Public hospital deaths, including at least 29 previously unreported at Launceston General Hospital between 2016 and 2022, have highlighted the underfunding of public health.
After the no-confidence vote the Greens pleaded unsuccessfully for a deal with Labor, offering to shore up a Labor government as they did from 2010 to 2014, mirroring the federal Greens de facto partnership with the Gillard Labor government in the same period. Even after being rebuffed by Labor, Greens leader Rosalie Woodruff held out the illusion that after the July 19 election, “with a new government and the Greens in the balance of power, we can make real change happen.”

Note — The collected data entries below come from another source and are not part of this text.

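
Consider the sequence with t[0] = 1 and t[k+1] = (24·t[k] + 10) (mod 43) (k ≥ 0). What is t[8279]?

7

Listing terms: t[0] = 1,  t[1] = 34,  t[2] = 9,  t[3] = 11,  t[4] = 16,  t[5] = 7,  t[6] = 6,  t[7] = 25,  t[8] = 8,  t[9] = 30,  t[10] = 42,  t[11] = 29,  t[12] = 18,  t[13] = 12,  t[14] = 40,  t[15] = 24,  t[16] = 27,  t[17] = 13,  t[18] = 21,  t[19] = 41,  t[20] = 5,  t[21] = 1.
Since t[21] = t[0] = 1, the sequence is periodic with period 21.
(8279 - 0) mod 21 = 5, so t[8279] = t[5] = 7.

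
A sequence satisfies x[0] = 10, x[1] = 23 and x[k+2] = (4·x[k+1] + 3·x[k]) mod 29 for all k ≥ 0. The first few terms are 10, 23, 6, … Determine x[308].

10

x[0] = 10, x[1] = 23, x[2] = 6, x[3] = 6, x[4] = 13, x[5] = 12, x[6] = 0, x[7] = 7, x[8] = 28, x[9] = 17, x[10] = 7, x[11] = 21, x[12] = 18, x[13] = 19, x[14] = 14, x[15] = 26, x[16] = 1, x[17] = 24, x[18] = 12, x[19] = 4, x[20] = 23, x[21] = 17, x[22] = 21, x[23] = 19, x[24] = 23, x[25] = 4, x[26] = 27, x[27] = 4, x[28] = 10, x[29] = 23.
Since (x[28], x[29]) = (x[0], x[1]) = (10, 23) (two consecutive terms determine the rest), the sequence is periodic with period 28.
So x[308] = x[0 + ((308-0) mod 28)] = x[0] = 10.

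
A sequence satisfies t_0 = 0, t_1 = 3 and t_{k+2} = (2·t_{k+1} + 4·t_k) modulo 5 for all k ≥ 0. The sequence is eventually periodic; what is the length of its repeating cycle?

t_0 = 0, t_1 = 3, t_2 = 1, t_3 = 4, t_4 = 2, t_5 = 0, t_6 = 3.
The sequence repeats with period 5.

5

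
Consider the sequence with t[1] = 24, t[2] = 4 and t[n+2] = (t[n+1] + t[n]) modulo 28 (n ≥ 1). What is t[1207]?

Computing terms: t[1] = 24,  t[2] = 4,  t[3] = 0,  t[4] = 4,  t[5] = 4,  t[6] = 8,  t[7] = 12,  t[8] = 20,  t[9] = 4,  t[10] = 24,  t[11] = 0,  t[12] = 24,  t[13] = 24,  t[14] = 20,  t[15] = 16,  t[16] = 8,  t[17] = 24,  t[18] = 4.
The sequence repeats with period 16.
(1207 - 1) mod 16 = 6, so t[1207] = t[7] = 12.

12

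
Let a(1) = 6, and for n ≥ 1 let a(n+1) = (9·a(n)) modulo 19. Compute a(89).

a(1) = 6,  a(2) = 16,  a(3) = 11,  a(4) = 4,  a(5) = 17,  a(6) = 1,  a(7) = 9,  a(8) = 5,  a(9) = 7,  a(10) = 6.
Since a(10) = a(1) = 6, the sequence is periodic with period 9.
So a(89) = a(1 + ((89-1) mod 9)) = a(8) = 5.

5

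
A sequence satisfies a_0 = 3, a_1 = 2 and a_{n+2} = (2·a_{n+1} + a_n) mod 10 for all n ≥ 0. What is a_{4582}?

We have a_0 = 3,  a_1 = 2,  a_2 = 7,  a_3 = 6,  a_4 = 9,  a_5 = 4,  a_6 = 7,  a_7 = 8,  a_8 = 3,  a_9 = 4,  a_{10} = 1,  a_{11} = 6,  a_{12} = 3,  a_{13} = 2.
The sequence repeats with period 12.
(4582 - 0) mod 12 = 10, so a_{4582} = a_{10} = 1.

1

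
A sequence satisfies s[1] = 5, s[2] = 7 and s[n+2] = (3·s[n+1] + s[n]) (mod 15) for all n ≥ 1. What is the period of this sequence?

12

s[1] = 5, s[2] = 7, s[3] = 11, s[4] = 10, s[5] = 11, s[6] = 13, s[7] = 5, s[8] = 13, s[9] = 14, s[10] = 10, s[11] = 14, s[12] = 7, s[13] = 5, s[14] = 7.
The sequence repeats with period 12.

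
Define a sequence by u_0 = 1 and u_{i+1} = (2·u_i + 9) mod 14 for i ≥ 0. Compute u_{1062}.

1

Listing terms: u_0 = 1, u_1 = 11, u_2 = 3, u_3 = 1.
The sequence repeats with period 3.
(1062 - 0) mod 3 = 0, so u_{1062} = u_0 = 1.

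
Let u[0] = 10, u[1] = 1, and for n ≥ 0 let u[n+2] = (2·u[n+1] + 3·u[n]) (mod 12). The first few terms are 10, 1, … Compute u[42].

u[0] = 10; u[1] = 1; u[2] = 8; u[3] = 7; u[4] = 2; u[5] = 1; u[6] = 8.
Since (u[5], u[6]) = (u[1], u[2]) = (1, 8) (two consecutive terms determine the rest), the sequence is eventually periodic: after a pre-period of length 1 it cycles with period 4.
For n ≥ 1, u[n] depends only on (n - 1) mod 4. (42 - 1) mod 4 = 1, so u[42] = u[2] = 8.

8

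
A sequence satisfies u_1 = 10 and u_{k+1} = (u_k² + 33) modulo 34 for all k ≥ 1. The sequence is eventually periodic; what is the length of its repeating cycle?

4

We have u_1 = 10,  u_2 = 31,  u_3 = 8,  u_4 = 29,  u_5 = 24,  u_6 = 31.
Since u_6 = u_2 = 31, the sequence is eventually periodic: after a pre-period of length 1 it cycles with period 4.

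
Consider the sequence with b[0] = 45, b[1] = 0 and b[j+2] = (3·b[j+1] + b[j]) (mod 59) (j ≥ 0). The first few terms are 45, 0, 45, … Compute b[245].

10

b[0] = 45, b[1] = 0, b[2] = 45, b[3] = 17, b[4] = 37, b[5] = 10, b[6] = 8, b[7] = 34, b[8] = 51, b[9] = 10, b[10] = 22, b[11] = 17, b[12] = 14, b[13] = 0, b[14] = 14, b[15] = 42, b[16] = 22, b[17] = 49, b[18] = 51, b[19] = 25, b[20] = 8, b[21] = 49, b[22] = 37, b[23] = 42, b[24] = 45, b[25] = 0.
Since (b[24], b[25]) = (b[0], b[1]) = (45, 0) (two consecutive terms determine the rest), the sequence is periodic with period 24.
(245 - 0) mod 24 = 5, so b[245] = b[5] = 10.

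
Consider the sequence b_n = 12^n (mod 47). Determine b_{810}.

We have b_1 = 12; b_2 = 3; b_3 = 36; b_4 = 9; b_5 = 14; b_6 = 27; b_7 = 42; b_8 = 34; b_9 = 32; b_{10} = 8; b_{11} = 2; b_{12} = 24; b_{13} = 6; b_{14} = 25; b_{15} = 18; b_{16} = 28; b_{17} = 7; b_{18} = 37; b_{19} = 21; b_{20} = 17; b_{21} = 16; b_{22} = 4; b_{23} = 1; b_{24} = 12.
Since b_{24} = b_1 = 12, the sequence is periodic with period 23.
So b_{810} = b_{1 + ((810-1) mod 23)} = b_5 = 14.

14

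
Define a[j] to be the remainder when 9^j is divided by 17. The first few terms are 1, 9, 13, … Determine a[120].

a[0] = 1; a[1] = 9; a[2] = 13; a[3] = 15; a[4] = 16; a[5] = 8; a[6] = 4; a[7] = 2; a[8] = 1.
The sequence repeats with period 8.
(120 - 0) mod 8 = 0, so a[120] = a[0] = 1.

1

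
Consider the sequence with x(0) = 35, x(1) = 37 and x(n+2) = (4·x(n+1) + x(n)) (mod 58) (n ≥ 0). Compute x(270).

Listing terms: x(0) = 35; x(1) = 37; x(2) = 9; x(3) = 15; x(4) = 11; x(5) = 1; x(6) = 15; x(7) = 3; x(8) = 27; x(9) = 53; x(10) = 7; x(11) = 23; x(12) = 41; x(13) = 13; x(14) = 35; x(15) = 37.
The sequence repeats with period 14.
(270 - 0) mod 14 = 4, so x(270) = x(4) = 11.

11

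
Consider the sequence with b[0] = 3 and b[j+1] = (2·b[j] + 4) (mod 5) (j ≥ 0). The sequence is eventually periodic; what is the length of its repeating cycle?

Listing terms: b[0] = 3; b[1] = 0; b[2] = 4; b[3] = 2; b[4] = 3.
The sequence repeats with period 4.

4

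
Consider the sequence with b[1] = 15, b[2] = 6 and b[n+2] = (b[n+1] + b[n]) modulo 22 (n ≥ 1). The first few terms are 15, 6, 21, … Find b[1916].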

The Greens have promised to oppose the AFL stadium, yet they have a long record of trying to buttress capitalist governments in Tasmania, as in Germany. They joined their first de facto coalition with a Tasmanian Labor government from 1989 to 1992, and later helped maintain a minority Liberal government from 1996 to 1998.
The political instability has been underscored by the infighting and breakup of right-wing federal Senator Jackie Lambie’s self-named populist network, which secured three seats at the 2024 election, and then backed the formation of the minority Liberal government. The far-right Pauline Hanson’s One Nation also has decided not to run candidates after failing to get registered as a state party.
This indicates no strong support for right-wing formations. But none of the parties or independents contesting the election, including the Greens, have any solutions to the cost-of-living, housing and public health crisis.
Labor also has been discredited by the Albanese government’s $368 billion commitment to the AUKUS war plans against China, and its backing for the US-Israeli genocide in Gaza. Its previous working-class base has disintegrated after decades of enforcing the dictates of the corporate elite in collaboration with the trade union bureaucrats, especially since the Hawke and Keating federal Labor governments of 1983 to 1996 and their corporatist Accords with the unions that led to the widespread destruction of workers’ jobs and conditions.
The deepening decomposition of the existing political order underscores the necessity to transform the social, political and anti-war discontent into a conscious movement of the working class against the capitalist system itself.